Housing affordability declined across all Australian states in the December quarter of 2016, with New South Wales remaining the least affordable state or territory for homebuyers, according to the Real Estate Institute of Australia.
The Adelaide Bank/REIA Housing Affordability Report saw the proportion of income required to meet loan repayments rise to 30.4%, an increase of 0.9 percentage points over the quarter but a decrease of 1.9 percentage points compared to the corresponding quarter of 2015.
REIA President Malcolm Gunning said historically low interest rates and modestly rising incomes were unable to offset the increasing size of mortgages resulting in the rise in the proportion of the median family income required to meet average monthly loan repayments.
"Over the December quarter, affordability declined in all states with New South Wales the least affordable, while Tasmania had the smallest average loan size,” Mr Gunning said.
The report doesn't just look at the cost of owning a home; the cost of renting a home is also well researched, at the the report shows rents also rising during the last three months of last year.
"Rental affordability also declined during the fourth quarter of 2016 with the proportion of median family income required to meet rent payments increasing 0.2 percentage points to 24.4%,” Mr Gunning said.
"Whilst rental affordability declined for the quarter, for the 12 months to December it improved.
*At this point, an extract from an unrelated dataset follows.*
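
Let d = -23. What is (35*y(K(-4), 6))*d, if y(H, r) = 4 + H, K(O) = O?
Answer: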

Since mid 2012 rental affordability has been showing a trend improvement reflecting the pick up in investment in housing from the end of 2011.”
There was also some good news for first home buyers in the report; with their numbers up across the board.
"First homebuyers now make up 13.8% of total owner occupied housing,” Mr Gunning said.
"This rate has been dropping steadily over the past 5 years yet seems to have stabilised over the past 12 months. However, the size of the average loan for first home buyers increased by 1.3% over the December quarter to $323,633, but below the peak in the December quarter 2015.”
Mr Gunning said while the modest increase in first home buyers is welcome news, the increase in the average loan size is concerning.
"If this trend continues, then the proportion of first home buyers in the market will continue at low rates.”
LJ Hooker CEO Grant Harrod believes more can be done to address housing affordability, starting with stamp duty.
"LJ Hooker conducted a survey of more than 2,600 property owners which found that stamp duty was a major factor in the decision making process for those looking to sell and buy property,” he said.
"The survey found that 51% of home owners that received an appraisal by a real estate agent but did not subsequently list their property for sale, would, in fact, do so if stamp duty was lower. This figure rose to 61% if stamp duty was abolished altogether.”
My Harrod said the numbers highlight the choke-hold the current stamp duty tax has on the secondary market; Australians families would like to sell, move and relocate but cannot afford the cost of transacting.
"According to our data the reduction or removal of stamp duty will see more properties come onto the market, which in turn will help balance the current supply and demand
Mr Harrod said the regionalisation and decentralisation of government services and businesses would also go a long way to aiding affordability.
"With more than 90% of the Australian population living in a capital there is a need to incentivise businesses to relocate, or start-up, some or all, of their business in our major and minor regional centres,” he said.
"This regionalisation will boost the economies of these smaller regions and provide employees access to more affordable housing in these areas. It will also elevate some stress and demand on infrastructure, services and housing in capital cities.”
But Mr Harrod said solving housing affordability is not a one-step process.
"Nor is there one bandaid answer; instead, state and federal governments should work together to look at a number of solutions which could eleviate housing stress, so our children's children will be able to afford property in all the major cities across Australia.”